Padają tam takie teksty jak: “… i pod poduchę, i pod poduchę!”, „pamiętaj, tylko brylanty” „i pod poduchę, i pod poduchę! „Najlepiej konie” „i pod poduchę, i pod poduchę!”; i te konie pod poduchą podobają mi się najbardziej, bo pokazują jacy jesteśmy. Niby tacy grzeczni, mili, swojscy, a nikt nikogo nie słucha, każdy wie najlepiej, doradzamy wszystkim wcale się nie znając na temacie. Każdy jest ekspertem (niemal bogiem) w każdej dziedzinie i nikomu nie wpadnie do głowy, że przecież powinien się zamknąć i dać sobie spokój, bo każdy ma prawo do swojego zdania i po prostu zrobi to, co zechce.
O ile za granicą są sprawy, o które nikogo się nie pyta, czyli zarobki i wyznanie, i takie w które nie należy się wtrącać, czyli rodzina, śluby, rozwody i planowanie potomstwa, to my – Polacy potrafimy zaleźć sobie mocno za skórę, doskonale wiedząc, co jest dla sąsiada najlepsze.
Widziałam mocno udręczone młode dziewczyny, w stosunku do których stosowano „terror małżeński” w stylu:
– A masz już jakiego kawalera?
Albo:
– „Wybieraj, wybieraj obyś nie wybrała, obyś miast kanarka wróbla nie dostała”
Przodują w tym starsze ciotki, babcie i wścibskie sąsiadki. Kiedy już przemaglowana dziewczyna znajduje sobie chłopaka, nieśmiertelne „to kiedy bawimy się na weselu” czasami aż odbiera chęć do życia.
Po weselu są dwie opcje: albo „na pewno musiała” albo „to kiedy dziecko”? I nikomu nie chce jakoś przyjść do głowy, że to prywatna sprawa i nie powinno się wchodzić z butami w życie intymne tych dwojga młodych.

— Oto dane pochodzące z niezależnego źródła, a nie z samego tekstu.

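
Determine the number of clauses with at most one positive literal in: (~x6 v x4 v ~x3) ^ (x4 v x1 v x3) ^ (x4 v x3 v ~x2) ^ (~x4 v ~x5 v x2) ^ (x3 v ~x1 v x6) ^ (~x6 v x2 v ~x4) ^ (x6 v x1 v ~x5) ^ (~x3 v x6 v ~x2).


A Horn clause has at most one positive literal.
Clause 1: 1 positive lit(s) -> Horn
Clause 2: 3 positive lit(s) -> not Horn
Clause 3: 2 positive lit(s) -> not Horn
Clause 4: 1 positive lit(s) -> Horn
Clause 5: 2 positive lit(s) -> not Horn
Clause 6: 1 positive lit(s) -> Horn
Clause 7: 2 positive lit(s) -> not Horn
Clause 8: 1 positive lit(s) -> Horn
Total Horn clauses = 4.

4


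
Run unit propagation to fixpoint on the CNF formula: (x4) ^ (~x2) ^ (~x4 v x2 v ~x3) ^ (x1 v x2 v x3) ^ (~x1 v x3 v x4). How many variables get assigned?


Unit propagation repeatedly assigns the literal in any unit clause, then simplifies.
Assignments in order: x4 = T, x2 = F, x3 = F, x1 = T.
No further unit clauses remain.
Total variables assigned = 4.

4


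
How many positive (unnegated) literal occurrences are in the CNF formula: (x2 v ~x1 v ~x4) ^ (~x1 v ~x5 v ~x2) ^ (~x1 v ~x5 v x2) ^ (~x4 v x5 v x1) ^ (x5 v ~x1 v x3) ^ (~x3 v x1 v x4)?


Scan each clause for unnegated literals.
Clause 1: 1 positive; Clause 2: 0 positive; Clause 3: 1 positive; Clause 4: 2 positive; Clause 5: 2 positive; Clause 6: 2 positive.
Total positive literal occurrences = 8.

8


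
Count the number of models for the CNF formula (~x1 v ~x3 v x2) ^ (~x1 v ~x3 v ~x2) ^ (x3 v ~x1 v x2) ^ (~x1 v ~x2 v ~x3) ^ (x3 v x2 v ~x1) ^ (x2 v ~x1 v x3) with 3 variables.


Enumerate all 8 truth assignments over 3 variables.
Test each against every clause.
Satisfying assignments found: 5.

5


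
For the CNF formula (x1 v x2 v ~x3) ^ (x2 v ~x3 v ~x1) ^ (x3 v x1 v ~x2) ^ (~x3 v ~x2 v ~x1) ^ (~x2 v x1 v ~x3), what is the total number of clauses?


Each group enclosed in parentheses joined by ^ is one clause.
Counting the conjuncts: 5 clauses.

5


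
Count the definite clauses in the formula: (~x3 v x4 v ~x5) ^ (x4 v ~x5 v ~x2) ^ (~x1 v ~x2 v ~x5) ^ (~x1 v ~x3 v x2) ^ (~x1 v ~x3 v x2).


A definite clause has exactly one positive literal.
Clause 1: 1 positive -> definite
Clause 2: 1 positive -> definite
Clause 3: 0 positive -> not definite
Clause 4: 1 positive -> definite
Clause 5: 1 positive -> definite
Definite clause count = 4.

4


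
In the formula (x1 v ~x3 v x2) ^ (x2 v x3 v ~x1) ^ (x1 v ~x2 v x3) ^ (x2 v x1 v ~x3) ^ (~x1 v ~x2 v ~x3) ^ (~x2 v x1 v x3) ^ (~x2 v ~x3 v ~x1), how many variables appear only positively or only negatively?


A pure literal appears in only one polarity across all clauses.
No pure literals found.
Count = 0.

0


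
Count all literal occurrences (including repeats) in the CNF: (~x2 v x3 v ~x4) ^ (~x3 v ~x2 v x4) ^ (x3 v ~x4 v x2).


Clause lengths: 3, 3, 3.
Sum = 3 + 3 + 3 = 9.

9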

Niestety, na tym się nie kończy, bo niech tylko pojawi się dziecko, natychmiast pada pytanie o kolejne… Tak jakby wszystkie ciotki i sąsiadki nagle opadło jakieś prokreacyjne szaleństwo.

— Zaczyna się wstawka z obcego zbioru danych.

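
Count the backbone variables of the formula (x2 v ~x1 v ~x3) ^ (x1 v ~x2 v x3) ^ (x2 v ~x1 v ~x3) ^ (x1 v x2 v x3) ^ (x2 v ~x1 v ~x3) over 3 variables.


Find all satisfying assignments: 5 model(s).
Check which variables have the same value in every model.
No variable is fixed across all models.
Backbone size = 0.

0


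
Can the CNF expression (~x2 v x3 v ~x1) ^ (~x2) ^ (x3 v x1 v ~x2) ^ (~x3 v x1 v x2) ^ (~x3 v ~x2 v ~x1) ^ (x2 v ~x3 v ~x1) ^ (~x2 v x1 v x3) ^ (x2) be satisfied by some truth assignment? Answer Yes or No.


Check all 8 possible truth assignments.
Number of satisfying assignments found: 0.
The formula is unsatisfiable.

No


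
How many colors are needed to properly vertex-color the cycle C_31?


An odd cycle cannot be 2-colored: alternating two colors around the cycle returns to the start with a conflict.
Since 31 is odd, three colors are required (and three suffice).
Chromatic number = 3.

3


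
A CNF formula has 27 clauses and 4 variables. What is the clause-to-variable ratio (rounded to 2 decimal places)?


Clause-to-variable ratio = clauses / variables.
27 / 4 = 6.75.

6.75


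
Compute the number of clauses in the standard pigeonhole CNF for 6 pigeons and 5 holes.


The PHP encoding has two parts:
1) At-least-one-hole clauses: 6 (one per pigeon, each with 5 literals).
2) At-most-one-pigeon-per-hole clauses: 5 holes * C(6,2) = 5 * 15 = 75.
Total clauses = 6 + 75 = 81.

81


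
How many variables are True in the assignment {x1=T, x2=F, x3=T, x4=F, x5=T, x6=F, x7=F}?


The weight is the number of variables assigned True.
True variables: x1, x3, x5.
Weight = 3.

3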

Kiedy małżeństwo się kończy i dochodzi do rozwodu, rady i porady sypią się jak z jakiegoś debilnego rogu obfitości.
– Przecież to dobry chłop był! To co, że pił, był! Swój chłop! Do tańca i do różańca.
Jak zdradzał, to trudno, taka już męska natura, przecież się nie zmydli…., jak był leń, to przynajmniej się po knajpach nie szlajał, a jak się szlajał po knajpach, to wielkie mi co! Niejeden i trzy tygodnie do domu z knajpy wracał, ale był!
A jeżeli to on odszedł, no to „samaś sobie winna”, trzeba było pilnować! I dbać! Pewnie nie dbałaś, to cię zostawił.
Znałam pewną kobietę, która wciąż molestowana przez własną babcię tekstem: ” Po co żeś się rozwiodła, to dobry chłop był!” poszła po siekierę, wróciła z nią do babci i zapytała:
– Dobry był? A z której strony? Bo pójdę, odrąbię kawałek i babci przyniosę!
Babcia o mało na zawał nie zeszła i przestała chwalić byłego męża wnuczki, ale nie każdy potrafi się tak sprytnie odgryźć.
Gdzieś pod tym wszystkim kryją się jednak czasem życiowe tragedie, smutek strach, ból i odrzucenie.
Może warto czasami się zamknąć i nie pytać o rzeczy, które w żaden sposób nas nie dotyczą? Może warto dać ludziom spokój? Niech żyją jak chcą, w końcu to ich życie, a jak czasami babci, czy ciotce brak adrenaliny, czy zachciewa się romansu, to jeszcze przecież są książki.